Haemoglobin

What is haemoglobin and describe its structure.

• Groups of proteins with a quaternary structure found in different organisms and transports oxygen.

• Has four polypeptide chains which each contain a heme group and iron where the oxygen binds to.

Define affinity of haemoglobin for oxygen.

The ability of haemoglobin to attract, or bind to oxygen.

Define saturation of haemoglobin with oxygen.

When haemoglobin is holding the maximum amount of oxygen it can bind.

Define loading/association of haemoglobin.

The binding of oxygen to haemoglobin.

Define unloading/dissociation of haemoglobin.

When oxygen detaches or unbinds from haemoglobin.

What can the shape of an oxygen dissociation curve be described as?

A sigmoid curve

Describe what’s happening at lower and higher partial pressure in this oxygen dissociation curve.

• At lower partial pressure of oxygen (e.g. in respiring cells) haemoglobin has quite low affinity meaning its likely to unload oxygen (good because respiring cells need more oxygen).

• At high partial pressure of oxygen (e.g. in alveoli) haemoglobin is almost completely saturated with oxygen meaning it has loaded more oxygen (good because oxygen needs to be loaded to be transported to respiring cells).

Define cooperative binding and how that links to haemoglobin.

• It means the binding of one molecule affects the binding affinity of subsequent molecules.

• Haemoglobin and oxygen have a cooperative nature as haemoglobin changes shape when the first oxygen binds. This then makes it easier for further oxygens to bind. That’s why we have a steep curve since it’s easier for oxygen to bind.

Define the Bohr effect.

• Bohr effect links to three factors: high carbon dioxide concentration, low pH and high temperature.

• When a high carbon dioxide concentration causes the oxyhaemoglobin curve to shift to the right meaning the affinity for oxygen decreases as the acidic carbon dioxide changes the shape of haemoglobin slightly. Heat also plays a role because it’s released during anaerobic respiration where there’d be a low partial pressure of oxygen and high partial pressure of carbon dioxide.

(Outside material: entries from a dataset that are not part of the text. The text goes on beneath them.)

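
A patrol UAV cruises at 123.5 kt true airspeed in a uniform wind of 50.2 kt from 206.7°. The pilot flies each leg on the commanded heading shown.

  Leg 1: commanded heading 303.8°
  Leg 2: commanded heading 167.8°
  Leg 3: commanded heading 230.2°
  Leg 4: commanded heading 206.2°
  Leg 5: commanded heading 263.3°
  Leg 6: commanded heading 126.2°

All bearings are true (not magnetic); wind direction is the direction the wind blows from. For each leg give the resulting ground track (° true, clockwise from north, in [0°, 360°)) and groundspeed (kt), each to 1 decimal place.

Leg 1: track=324.8°, groundspeed=138.9 kt
Leg 2: track=147.3°, groundspeed=90.1 kt
Leg 3: track=244.7°, groundspeed=80.0 kt
Leg 4: track=205.9°, groundspeed=73.3 kt
Leg 5: track=286.9°, groundspeed=104.6 kt
Leg 6: track=102.9°, groundspeed=125.4 kt

Leg 1: heading 303.8°; drift +21.0° → track 324.8°, groundspeed 138.9 kt
Leg 2: heading 167.8°; drift -20.5° → track 147.3°, groundspeed 90.1 kt
Leg 3: heading 230.2°; drift +14.5° → track 244.7°, groundspeed 80.0 kt
Leg 4: heading 206.2°; drift -0.3° → track 205.9°, groundspeed 73.3 kt
Leg 5: heading 263.3°; drift +23.6° → track 286.9°, groundspeed 104.6 kt
Leg 6: heading 126.2°; drift -23.3° → track 102.9°, groundspeed 125.4 kt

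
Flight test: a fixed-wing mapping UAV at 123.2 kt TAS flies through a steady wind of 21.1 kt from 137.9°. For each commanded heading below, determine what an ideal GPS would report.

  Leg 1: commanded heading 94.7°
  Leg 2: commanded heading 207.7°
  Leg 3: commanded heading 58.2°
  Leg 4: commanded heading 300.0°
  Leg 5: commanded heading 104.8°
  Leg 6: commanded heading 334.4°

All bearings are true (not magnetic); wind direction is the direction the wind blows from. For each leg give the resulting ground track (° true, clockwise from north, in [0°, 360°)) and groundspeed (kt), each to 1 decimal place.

Leg 1: heading 94.7°; drift -7.6° → track 87.1°, groundspeed 108.8 kt
Leg 2: heading 207.7°; drift +9.7° → track 217.4°, groundspeed 117.6 kt
Leg 3: heading 58.2°; drift -9.9° → track 48.3°, groundspeed 121.2 kt
Leg 4: heading 300.0°; drift +2.6° → track 302.6°, groundspeed 143.4 kt
Leg 5: heading 104.8°; drift -6.2° → track 98.6°, groundspeed 106.2 kt
Leg 6: heading 334.4°; drift -2.4° → track 332.0°, groundspeed 143.6 kt

Leg 1: track=87.1°, groundspeed=108.8 kt
Leg 2: track=217.4°, groundspeed=117.6 kt
Leg 3: track=48.3°, groundspeed=121.2 kt
Leg 4: track=302.6°, groundspeed=143.4 kt
Leg 5: track=98.6°, groundspeed=106.2 kt
Leg 6: track=332.0°, groundspeed=143.6 kt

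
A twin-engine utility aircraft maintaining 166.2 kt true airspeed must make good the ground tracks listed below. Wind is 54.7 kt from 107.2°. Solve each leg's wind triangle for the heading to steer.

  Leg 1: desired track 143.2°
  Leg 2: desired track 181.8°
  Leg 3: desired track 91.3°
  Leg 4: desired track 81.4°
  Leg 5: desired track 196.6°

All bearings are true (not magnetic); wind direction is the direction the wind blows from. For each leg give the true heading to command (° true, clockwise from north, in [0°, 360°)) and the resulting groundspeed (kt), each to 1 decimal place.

Leg 1: desired track 143.2°; wind correction -11.2° → command heading 132.0°, groundspeed 118.8 kt
Leg 2: desired track 181.8°; wind correction -18.5° → command heading 163.3°, groundspeed 143.1 kt
Leg 3: desired track 91.3°; wind correction +5.2° → command heading 96.5°, groundspeed 112.9 kt
Leg 4: desired track 81.4°; wind correction +8.2° → command heading 89.6°, groundspeed 115.2 kt
Leg 5: desired track 196.6°; wind correction -19.2° → command heading 177.4°, groundspeed 156.4 kt

Leg 1: heading=132.0°, groundspeed=118.8 kt
Leg 2: heading=163.3°, groundspeed=143.1 kt
Leg 3: heading=96.5°, groundspeed=112.9 kt
Leg 4: heading=89.6°, groundspeed=115.2 kt
Leg 5: heading=177.4°, groundspeed=156.4 kt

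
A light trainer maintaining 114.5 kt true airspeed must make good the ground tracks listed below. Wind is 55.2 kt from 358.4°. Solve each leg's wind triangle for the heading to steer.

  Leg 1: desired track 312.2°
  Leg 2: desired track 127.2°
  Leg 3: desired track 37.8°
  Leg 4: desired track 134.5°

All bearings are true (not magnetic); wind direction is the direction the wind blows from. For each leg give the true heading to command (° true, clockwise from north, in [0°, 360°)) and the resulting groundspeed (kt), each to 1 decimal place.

Leg 1: desired track 312.2°; wind correction +20.4° → command heading 332.6°, groundspeed 69.1 kt
Leg 2: desired track 127.2°; wind correction -22.1° → command heading 105.1°, groundspeed 140.7 kt
Leg 3: desired track 37.8°; wind correction -17.8° → command heading 20.0°, groundspeed 66.4 kt
Leg 4: desired track 134.5°; wind correction -19.5° → command heading 115.0°, groundspeed 147.7 kt

Leg 1: heading=332.6°, groundspeed=69.1 kt
Leg 2: heading=105.1°, groundspeed=140.7 kt
Leg 3: heading=20.0°, groundspeed=66.4 kt
Leg 4: heading=115.0°, groundspeed=147.7 kt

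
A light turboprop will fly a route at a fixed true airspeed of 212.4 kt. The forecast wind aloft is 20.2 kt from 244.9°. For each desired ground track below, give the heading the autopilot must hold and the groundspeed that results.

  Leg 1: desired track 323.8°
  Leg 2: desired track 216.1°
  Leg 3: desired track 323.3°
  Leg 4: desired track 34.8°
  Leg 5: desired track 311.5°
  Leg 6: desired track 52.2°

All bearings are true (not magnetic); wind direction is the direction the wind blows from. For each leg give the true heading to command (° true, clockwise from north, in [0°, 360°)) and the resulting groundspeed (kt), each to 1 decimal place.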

Describe what’s happening at lower and higher partial pressure in this oxygen dissociation curve showcasing the Bohr effect.

• At low partial pressure of carbon dioxide in the alveoli, the curve shifts left, the affinity increases and so uploads more oxygen.

• At high partial pressure of carbon dioxide at respiring tissues, the curve shifts right, the affinity decreases and so unloads more oxygen.

Describe what’s happening at lower and higher partial pressure in this oxygen dissociation curve showcasing fetal haemoglobin and why it’s an advantage.

• Curve shifted to the left meaning a higher affinity because at the same partial pressure, haemoglobin is more saturated.

• This is an advantage because it’s only source of oxygen is from the mother’s haemoglobin so it must have higher affinity for oxygen.

Describe what’s happening at lower and higher partial pressure in this oxygen dissociation curve showcasing llama haemoglobin and why it’s an advantage.

• Curve shifted left meaning higher affinity.

• This is an advantage because they’re found in higher altitudes where there’s lower partial pressure of oxygen so they must have higher affinity for oxygen.

Describe what’s happening at lower and higher partial pressure in this oxygen dissociation curve showcasing dove haemoglobin and why it’s an advantage.

• Curve shifted right so haemoglobin has a decreased affinity for oxygen meaning it’s more likely to be u loafing oxygen at the same partial pressure.

• This is an advantage because doves have a very high metabolism so need a much higher supply of oxygen to continue respiration.

Describe what’s happening at lower and higher partial pressure in this oxygen dissociation curve showcasing earthworm haemoglobin and why it’s an advantage.

• Curve shifted left meaning higher affinity for oxygen.

• This is an advantage because they live underground where there’s a lower partial pressure of oxygen and therefore they require a higher affinity for oxygen.